GROVE CITY, Ohio — The Buckeye Ranch has announced plans for a new 48-bed residential treatment facility in Grove City.

In partnership with Nationwide Children's Hospital, the treatment facility will be a place for young patients to focus on their mental health journey once they leave the hospital and before they return home.

"I think it is important that we have facilities like that,” said Amber Anderson, who was once in a residential program with The Buckeye Ranch.

Having lived through her own mental health journey as a teen she said this facility will help other teens, not so much because of the physical place itself, but because of the team there to provide support.

"I think that the biggest thing is, in the struggles in the pain, stay strong, because whether you believe it or not, or see it, you have so many people around you rooting for you,” she said.

Kimberly Miller and Christina Massey from The Buckeye Ranch said there's a need for this level of treatment here in central Ohio.
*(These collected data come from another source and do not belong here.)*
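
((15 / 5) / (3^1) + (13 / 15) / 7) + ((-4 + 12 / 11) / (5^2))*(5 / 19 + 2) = 94414 / 109725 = 0.86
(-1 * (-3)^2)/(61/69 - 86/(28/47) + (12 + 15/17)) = 147798/2144561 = 0.07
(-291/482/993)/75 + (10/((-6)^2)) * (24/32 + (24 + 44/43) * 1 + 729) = 209.66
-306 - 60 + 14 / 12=-2189 / 6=-364.83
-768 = -768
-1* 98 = -98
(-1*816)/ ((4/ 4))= -816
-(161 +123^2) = -15290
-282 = -282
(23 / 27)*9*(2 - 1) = 23 / 3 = 7.67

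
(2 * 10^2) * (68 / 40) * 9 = 3060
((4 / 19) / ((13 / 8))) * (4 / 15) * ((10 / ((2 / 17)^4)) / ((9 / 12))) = 5345344 / 2223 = 2404.56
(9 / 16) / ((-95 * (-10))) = 9 / 15200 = 0.00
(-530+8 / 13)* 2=-13764 / 13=-1058.77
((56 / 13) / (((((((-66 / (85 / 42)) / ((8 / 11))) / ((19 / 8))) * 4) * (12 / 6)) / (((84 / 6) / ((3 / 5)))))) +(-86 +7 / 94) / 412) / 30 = -1437588367 / 49344506640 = -0.03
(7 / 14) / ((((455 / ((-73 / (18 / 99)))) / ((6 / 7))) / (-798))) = 137313 / 455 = 301.79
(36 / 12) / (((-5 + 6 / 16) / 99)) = -2376 / 37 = -64.22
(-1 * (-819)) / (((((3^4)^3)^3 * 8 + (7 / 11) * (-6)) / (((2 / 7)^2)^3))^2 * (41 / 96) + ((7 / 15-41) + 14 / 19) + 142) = 925473669120 / 2351362755908833235326203564763533021596495794584839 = 0.00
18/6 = 3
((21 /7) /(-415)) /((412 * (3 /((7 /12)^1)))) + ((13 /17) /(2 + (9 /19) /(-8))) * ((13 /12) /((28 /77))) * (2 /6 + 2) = 16909695761 /6173745840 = 2.74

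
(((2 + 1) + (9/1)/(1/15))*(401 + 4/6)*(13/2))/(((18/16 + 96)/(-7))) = -2882360/111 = -25967.21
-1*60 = -60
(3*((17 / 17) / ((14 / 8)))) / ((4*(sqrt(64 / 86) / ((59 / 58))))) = 177*sqrt(86) / 3248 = 0.51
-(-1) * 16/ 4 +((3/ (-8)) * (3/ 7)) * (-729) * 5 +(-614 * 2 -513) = -64467/ 56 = -1151.20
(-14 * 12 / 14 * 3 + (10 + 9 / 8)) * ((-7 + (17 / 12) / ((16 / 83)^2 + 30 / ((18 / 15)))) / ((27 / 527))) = 1507160401043 / 447070752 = 3371.19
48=48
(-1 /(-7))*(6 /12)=1 /14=0.07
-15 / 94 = -0.16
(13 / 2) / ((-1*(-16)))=13 / 32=0.41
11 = 11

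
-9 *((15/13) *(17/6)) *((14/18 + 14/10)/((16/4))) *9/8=-7497/416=-18.02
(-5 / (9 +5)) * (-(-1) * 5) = -25 / 14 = -1.79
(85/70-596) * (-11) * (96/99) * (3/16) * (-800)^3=-609060571428.57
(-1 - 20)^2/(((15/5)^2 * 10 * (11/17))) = 833/110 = 7.57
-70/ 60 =-7/ 6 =-1.17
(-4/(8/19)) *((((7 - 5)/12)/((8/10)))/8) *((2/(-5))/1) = 19/192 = 0.10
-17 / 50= -0.34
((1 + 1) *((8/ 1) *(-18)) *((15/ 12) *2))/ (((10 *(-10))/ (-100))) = -720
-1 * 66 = -66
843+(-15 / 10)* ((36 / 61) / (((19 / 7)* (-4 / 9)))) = 1955775 / 2318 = 843.73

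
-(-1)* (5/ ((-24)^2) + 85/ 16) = 5.32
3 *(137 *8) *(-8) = -26304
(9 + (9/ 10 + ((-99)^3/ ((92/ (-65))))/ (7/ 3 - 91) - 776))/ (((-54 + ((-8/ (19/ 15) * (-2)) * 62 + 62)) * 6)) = -1039781521/ 580836480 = -1.79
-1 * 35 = -35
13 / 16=0.81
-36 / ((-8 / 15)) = 135 / 2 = 67.50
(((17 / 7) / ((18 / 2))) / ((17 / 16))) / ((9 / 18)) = 0.51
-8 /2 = -4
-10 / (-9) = 10 / 9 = 1.11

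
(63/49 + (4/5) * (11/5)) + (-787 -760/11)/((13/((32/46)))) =-24614563/575575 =-42.77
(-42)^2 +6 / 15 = 8822 / 5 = 1764.40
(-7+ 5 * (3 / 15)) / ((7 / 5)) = -30 / 7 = -4.29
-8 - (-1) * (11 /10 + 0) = -69 /10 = -6.90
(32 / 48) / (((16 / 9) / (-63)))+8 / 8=-181 / 8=-22.62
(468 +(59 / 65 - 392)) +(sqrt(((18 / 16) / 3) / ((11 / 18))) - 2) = 3 * sqrt(33) / 22 +4869 / 65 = 75.69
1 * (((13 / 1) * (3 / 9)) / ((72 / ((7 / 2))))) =91 / 432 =0.21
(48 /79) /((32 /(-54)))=-81 /79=-1.03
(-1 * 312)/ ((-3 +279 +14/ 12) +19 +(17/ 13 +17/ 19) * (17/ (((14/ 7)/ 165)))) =-462384/ 5016679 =-0.09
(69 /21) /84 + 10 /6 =1003 /588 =1.71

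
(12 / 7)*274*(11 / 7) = 36168 / 49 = 738.12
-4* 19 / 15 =-76 / 15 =-5.07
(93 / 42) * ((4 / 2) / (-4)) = -31 / 28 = -1.11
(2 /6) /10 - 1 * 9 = -8.97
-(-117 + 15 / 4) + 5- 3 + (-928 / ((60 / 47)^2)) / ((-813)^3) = 55738475256313 / 483631017300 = 115.25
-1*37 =-37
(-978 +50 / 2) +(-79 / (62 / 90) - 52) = -34710 / 31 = -1119.68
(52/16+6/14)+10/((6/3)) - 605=-16697/28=-596.32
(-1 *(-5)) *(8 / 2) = 20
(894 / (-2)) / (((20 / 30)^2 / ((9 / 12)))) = -12069 / 16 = -754.31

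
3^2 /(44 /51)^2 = 12.09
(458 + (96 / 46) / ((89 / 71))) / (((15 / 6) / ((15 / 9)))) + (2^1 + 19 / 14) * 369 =132849515 / 85974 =1545.23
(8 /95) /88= 1 /1045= 0.00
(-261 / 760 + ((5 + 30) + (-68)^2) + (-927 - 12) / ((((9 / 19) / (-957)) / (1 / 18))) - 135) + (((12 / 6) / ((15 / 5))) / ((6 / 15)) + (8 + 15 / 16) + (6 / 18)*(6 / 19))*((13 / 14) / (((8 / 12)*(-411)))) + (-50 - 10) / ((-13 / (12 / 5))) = 74992761945911 / 682194240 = 109928.75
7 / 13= 0.54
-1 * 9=-9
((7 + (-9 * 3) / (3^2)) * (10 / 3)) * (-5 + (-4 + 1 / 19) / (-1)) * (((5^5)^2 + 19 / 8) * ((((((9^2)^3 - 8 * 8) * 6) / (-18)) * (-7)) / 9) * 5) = -48432811258023500 / 513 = -94410938124802.14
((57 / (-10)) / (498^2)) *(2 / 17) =-19 / 7026780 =-0.00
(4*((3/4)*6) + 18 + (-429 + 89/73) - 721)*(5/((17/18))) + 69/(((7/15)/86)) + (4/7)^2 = 415012196/60809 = 6824.85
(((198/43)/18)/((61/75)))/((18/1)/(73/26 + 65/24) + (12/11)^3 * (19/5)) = 3149645125/82080972432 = 0.04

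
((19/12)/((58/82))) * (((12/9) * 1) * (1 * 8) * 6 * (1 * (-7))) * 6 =-174496/29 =-6017.10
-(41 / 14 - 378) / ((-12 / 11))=-57761 / 168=-343.82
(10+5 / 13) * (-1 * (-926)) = 125010 / 13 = 9616.15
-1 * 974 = -974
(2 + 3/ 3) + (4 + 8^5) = 32775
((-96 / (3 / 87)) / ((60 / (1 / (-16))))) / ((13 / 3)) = 87 / 130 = 0.67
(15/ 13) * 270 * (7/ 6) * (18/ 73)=85050/ 949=89.62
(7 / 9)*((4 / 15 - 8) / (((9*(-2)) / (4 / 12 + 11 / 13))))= 18676 / 47385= 0.39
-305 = -305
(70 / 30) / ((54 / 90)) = 35 / 9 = 3.89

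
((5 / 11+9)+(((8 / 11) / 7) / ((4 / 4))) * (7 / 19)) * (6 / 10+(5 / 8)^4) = 7.14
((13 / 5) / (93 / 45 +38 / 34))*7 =663 / 116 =5.72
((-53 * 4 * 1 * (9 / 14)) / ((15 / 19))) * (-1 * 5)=6042 / 7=863.14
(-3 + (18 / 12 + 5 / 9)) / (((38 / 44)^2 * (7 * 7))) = -4114 / 159201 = -0.03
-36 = -36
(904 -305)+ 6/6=600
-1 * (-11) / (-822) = -11 / 822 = -0.01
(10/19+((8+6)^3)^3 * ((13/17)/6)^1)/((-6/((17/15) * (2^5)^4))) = -521557058073752.90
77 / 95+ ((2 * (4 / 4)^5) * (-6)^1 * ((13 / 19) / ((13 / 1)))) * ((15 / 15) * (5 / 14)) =389 / 665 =0.58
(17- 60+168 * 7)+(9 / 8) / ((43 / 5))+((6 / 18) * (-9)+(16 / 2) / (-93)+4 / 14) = 253130735 / 223944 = 1130.33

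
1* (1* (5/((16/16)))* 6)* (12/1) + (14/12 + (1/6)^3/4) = 312049/864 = 361.17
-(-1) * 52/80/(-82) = -13/1640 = -0.01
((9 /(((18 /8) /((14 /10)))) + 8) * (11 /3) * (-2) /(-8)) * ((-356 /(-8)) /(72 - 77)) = -16643 /150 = -110.95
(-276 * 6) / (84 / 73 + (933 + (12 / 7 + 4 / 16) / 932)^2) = -82324874999808 / 43274949643861561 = -0.00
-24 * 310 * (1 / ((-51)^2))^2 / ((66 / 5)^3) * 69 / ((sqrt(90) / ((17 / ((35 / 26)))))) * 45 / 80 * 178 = -20623525 * sqrt(10) / 14830912404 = -0.00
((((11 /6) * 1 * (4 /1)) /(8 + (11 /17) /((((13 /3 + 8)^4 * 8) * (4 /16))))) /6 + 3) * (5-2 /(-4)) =159112785205 /9175908294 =17.34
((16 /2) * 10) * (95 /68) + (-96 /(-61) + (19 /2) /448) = 105328375 /929152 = 113.36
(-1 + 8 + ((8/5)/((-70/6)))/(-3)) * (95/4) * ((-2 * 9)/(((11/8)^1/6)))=-5060232/385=-13143.46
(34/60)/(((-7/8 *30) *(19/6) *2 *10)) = -17/49875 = -0.00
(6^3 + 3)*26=5694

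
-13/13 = -1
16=16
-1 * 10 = -10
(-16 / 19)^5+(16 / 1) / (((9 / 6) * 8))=6758668 / 7428297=0.91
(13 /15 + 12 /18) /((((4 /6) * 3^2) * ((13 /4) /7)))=322 /585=0.55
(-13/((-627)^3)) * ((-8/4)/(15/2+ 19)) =-52/13064069799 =-0.00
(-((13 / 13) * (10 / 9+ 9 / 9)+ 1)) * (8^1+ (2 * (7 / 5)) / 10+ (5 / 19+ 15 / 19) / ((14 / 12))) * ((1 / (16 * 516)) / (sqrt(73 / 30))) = -10177 * sqrt(2190) / 214707600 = -0.00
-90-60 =-150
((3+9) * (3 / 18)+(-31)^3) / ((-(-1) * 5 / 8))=-238312 / 5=-47662.40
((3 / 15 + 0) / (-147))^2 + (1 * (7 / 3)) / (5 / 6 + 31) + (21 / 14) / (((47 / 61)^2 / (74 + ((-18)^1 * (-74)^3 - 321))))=8401211714784556663 / 455862383550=18429271.68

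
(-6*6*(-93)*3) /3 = 3348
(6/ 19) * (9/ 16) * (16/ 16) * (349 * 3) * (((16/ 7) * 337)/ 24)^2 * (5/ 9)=198177905/ 1862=106432.82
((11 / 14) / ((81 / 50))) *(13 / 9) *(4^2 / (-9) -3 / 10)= -133705 / 91854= -1.46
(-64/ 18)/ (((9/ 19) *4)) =-1.88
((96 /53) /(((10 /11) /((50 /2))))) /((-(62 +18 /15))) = -3300 /4187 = -0.79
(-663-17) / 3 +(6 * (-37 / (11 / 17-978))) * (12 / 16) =-22579417 / 99690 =-226.50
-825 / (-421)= 825 / 421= 1.96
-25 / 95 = -0.26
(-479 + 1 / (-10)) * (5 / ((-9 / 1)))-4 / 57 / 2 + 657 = 923.13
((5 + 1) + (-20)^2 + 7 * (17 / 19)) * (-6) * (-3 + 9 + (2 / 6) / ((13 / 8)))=-3791172 / 247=-15348.87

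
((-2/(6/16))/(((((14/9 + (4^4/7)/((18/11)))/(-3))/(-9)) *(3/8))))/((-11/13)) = 52416/2761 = 18.98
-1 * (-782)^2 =-611524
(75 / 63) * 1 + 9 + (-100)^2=210214 / 21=10010.19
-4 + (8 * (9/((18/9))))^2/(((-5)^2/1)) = 1196/25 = 47.84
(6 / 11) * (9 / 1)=54 / 11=4.91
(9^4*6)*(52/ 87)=682344/ 29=23529.10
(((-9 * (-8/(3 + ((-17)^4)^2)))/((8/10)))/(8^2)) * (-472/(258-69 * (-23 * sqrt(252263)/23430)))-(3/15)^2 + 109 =7022475 * sqrt(252263)/71267962051556762216 + 48533482156942974697221/445424762822229763850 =108.96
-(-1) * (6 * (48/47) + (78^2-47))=284027/47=6043.13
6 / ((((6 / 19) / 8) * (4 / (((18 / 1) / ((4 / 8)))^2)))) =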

"We all know that there's a stigma out there with mental health, and we want to be able to get in front of it,” said Kimberly Miller, Executive vice president of strategy and business operations at The Buckeye Ranch. “The Buckeye Ranch currently has a residential facility, but children that are admitted into the residential facility are normally stabilized on medication. So there is a gap that we discovered between an acute hospital setting and a residential setting.

“It's really for those kids that are stepping down from the hospital that aren't quite stabilized on their medication they need psychiatric and medical and behavioral health follow-up."

Credit: The Buckeye Ranch

"We have within our community, a group of youth who are struggling with chronic feelings of self-harm,” said Christina Massey, executive vice president for programs and services. “[They] are having more aggressive types of behaviors that they're showing as they're working through treatment.”

The two added that teens would no longer have to go out of state for this type of care. The new build is a commitment to what they call modernized mental health care.

They expect to break ground this spring, and construction is expected to take two years.